7 Critical Issues Regarding LinkedIn (Part 6 of 7)


Issue #6: Will the rising cost of a Recruiter Corporate account price independent recruiters out of the market?

LinkedIn was built by recruiters.  It was not built by the millions of individuals who have a few connections (more than 1/3 of LinkedIn® members have one or fewer connections); it was built by recruiters with thousands of direct connections.

Even today, if all recruiters closed their accounts, LinkedIn would be a shell of itself and the networks of its members would shrivel. 

Unfortunately, by pricing their flagship Recruiter Corporate at $8,639.40 per year, most recruiters who do not already have a Recruiter Corporate account cannot afford the price of entry.

So while large corporations, through volume discounts might pay $1,500.00 per year per account, the little guy takes a beating.

True, LinkedIn offers lower-priced products – but, they also offer fewer features and are less effective.

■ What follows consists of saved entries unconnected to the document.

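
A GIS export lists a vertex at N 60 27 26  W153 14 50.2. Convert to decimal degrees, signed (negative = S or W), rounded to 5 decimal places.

Latitude: 60° + 27/60 + 26/3600 = 60 + 0.450000 + 0.007222 = 60.457222
N ⇒ keep positive
Longitude: 153 + 14/60 + 50.2/3600 = 153.247278
hemisphere W, so the sign is −

60.45722, -153.24728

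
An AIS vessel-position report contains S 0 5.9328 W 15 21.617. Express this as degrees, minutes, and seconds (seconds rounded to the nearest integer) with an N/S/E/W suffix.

0°05′56″ S, 15°21′37″ W

φ: fractional minutes 0.93280 × 60 = 55.97″
Lon: 21.61700′ → 21′ and 0.61700 × 60 = 37.02″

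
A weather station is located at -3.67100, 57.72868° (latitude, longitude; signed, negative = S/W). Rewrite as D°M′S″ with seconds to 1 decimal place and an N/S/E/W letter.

3°40′15.6″ S, 57°43′43.2″ E

Latitude is negative → S; |value| = 3.671000
φ: whole degrees 3; 40.26000′ → 40′ and 15.600″
Lon: 0.728680 × 60 = 43.72080′ → 43′, remainder × 60 = 43.248″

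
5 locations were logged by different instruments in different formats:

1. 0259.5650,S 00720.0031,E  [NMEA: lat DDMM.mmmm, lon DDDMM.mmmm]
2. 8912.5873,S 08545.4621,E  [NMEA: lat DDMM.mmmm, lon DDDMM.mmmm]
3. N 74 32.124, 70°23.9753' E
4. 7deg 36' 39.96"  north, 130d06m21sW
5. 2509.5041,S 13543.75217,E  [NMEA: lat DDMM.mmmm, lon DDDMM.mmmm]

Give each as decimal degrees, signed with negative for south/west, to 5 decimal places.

1. -2.99275, 7.33339
2. -89.20979, 85.75770
3. 74.53540, 70.39959
4. 7.61110, -130.10583
5. -25.15840, 135.72920

Point 1:
  Lat: split at 2 digits → 02° and 59.565′; 2 + 59.565/60 = 2.992750
  S → negative
  Lon: degrees = first 3 digits = 7, minutes = 20.0031; 7 + 20.0031/60 = 7.333385
  E → positive
Point 2:
  Lat: degrees = first 2 digits = 89, minutes = 12.5873; 89 + 12.5873/60 = 89.209788
  S ⇒ negate
  Longitude: split at 3 digits → 085° and 45.4621′; 85 + 45.4621/60 = 85.757702
  E ⇒ keep positive
Point 3:
  Lat: 32.124′ = 0.535400°; total 74.535400
  N → positive
  Lon: 70 + 23.9753/60 = 70.399588
  E ⇒ keep positive
Point 4:
  φ: 36′ + 39.96″ = 36.66600′; 7 + 36.66600/60 = 7.611100
  N ⇒ keep positive
  Lon: 130° + 6/60 + 21/3600 = 130 + 0.100000 + 0.005833 = 130.105833
  hemisphere W, so the sign is −
Point 5:
  Lat: split at 2 digits → 25° and 9.5041′; 25 + 9.5041/60 = 25.158402
  S ⇒ negate
  λ: split at 3 digits → 135° and 43.75217′; 135 + 43.75217/60 = 135.729203
  E ⇒ keep positive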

LinkedIn is also reducing the capabilities with the Recruiter Corporate account.  Earlier this year they started charging for InMail messages sent through Recruiter to group members.  For recruiters who heavily use InMail this represents a significant price increase without raising the base price. 

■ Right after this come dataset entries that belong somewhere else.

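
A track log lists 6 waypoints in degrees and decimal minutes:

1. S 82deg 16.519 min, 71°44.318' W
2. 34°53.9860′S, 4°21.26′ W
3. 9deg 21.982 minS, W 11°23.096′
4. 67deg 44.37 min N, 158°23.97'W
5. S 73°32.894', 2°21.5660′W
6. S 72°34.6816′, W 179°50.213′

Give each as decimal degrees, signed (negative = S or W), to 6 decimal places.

1. -82.275317, -71.738633
2. -34.899767, -4.354333
3. -9.366367, -11.384933
4. 67.739500, -158.399500
5. -73.548233, -2.359433
6. -72.578027, -179.836883

Point 1:
  Latitude: 16.519′ = 0.275317°; total 82.2753167
  S ⇒ negate
  Longitude: 71 + 44.318/60 = 71.7386333
  W ⇒ negate
Point 2:
  Lat: 34 + 53.986/60 = 34.8997667
  S → negative
  Longitude: 21.26′ = 0.354333°; total 4.3543333
  hemisphere W, so the sign is −
Point 3:
  Latitude: 21.982′ = 0.366367°; total 9.3663667
  S → negative
  Lon: 23.096′ = 0.384933°; total 11.3849333
  W ⇒ negate
Point 4:
  Latitude: 67 + 44.37/60 = 67.7395000
  N → positive
  λ: 158 + 23.97/60 = 158.3995000
  W ⇒ negate
Point 5:
  Latitude: 32.894′ = 0.548233°; total 73.5482333
  hemisphere S, so the sign is −
  Lon: 2 + 21.566/60 = 2.3594333
  W → negative
Point 6:
  φ: 34.6816′ = 0.578027°; total 72.5780267
  S ⇒ negate
  λ: 50.213′ = 0.836883°; total 179.8368833
  hemisphere W, so the sign is −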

In 2013 they removed a key sorting feature, making it more time-consuming to identify potential recruits. 

It’s fair to say that if LinkedIn continues to see itself as a monopoly, and set its pricing accordingly, when the old guard recruiters retire you will know why it’s tough to find a knowledgeable recruiter.

Solutions


What can LinkedIn do?


Plenty.  They could start by re-instating features of the Recruiter account that they have removed. 

From a pricing standpoint, I don’t think they care if independent recruiters can afford it, if they can find enough corporations who are willing to commit.  So far, that doesn’t seem to be a problem as their Talent Solutions products are growing at a faster pace than the rest of LinkedIn and will exceed $1B in sales in 2014.

As a public company, LinkedIn answers to Wall Street.  Wall Street wants results today, not in 2019.  If LinkedIn’s growth levels out, the more pressure there will be to raise prices even further. 

If they continue to grow, they won’t be reducing prices – why should they?  If their growth should slow, there will be more pressure to raise prices to satisfy Wall Street. 

They won’t be reducing prices until there is an alternative to LinkedIn.


What can individual members do?


Unfortunately, existing recruiters can’t realistically protest by cancelling their account – the price for re-entry would be much steeper AND since their data in their Recruiter account cannot be exported, all of their data in the account would be lost.  In addition, Recruiter account contracts are for one year – they would still have to pay for the remaining months even if they were not using it.

Regardless of the type of account a recruiter may use - anywhere from a free account up to Recruiter Corporate, almost all recruiters use LinkedIn because it is a treasure trove of potential clients and candidates.  Even though larger companies have a significant price advantage, the independent recruiters will continue to use LinkedIn until there is a better option.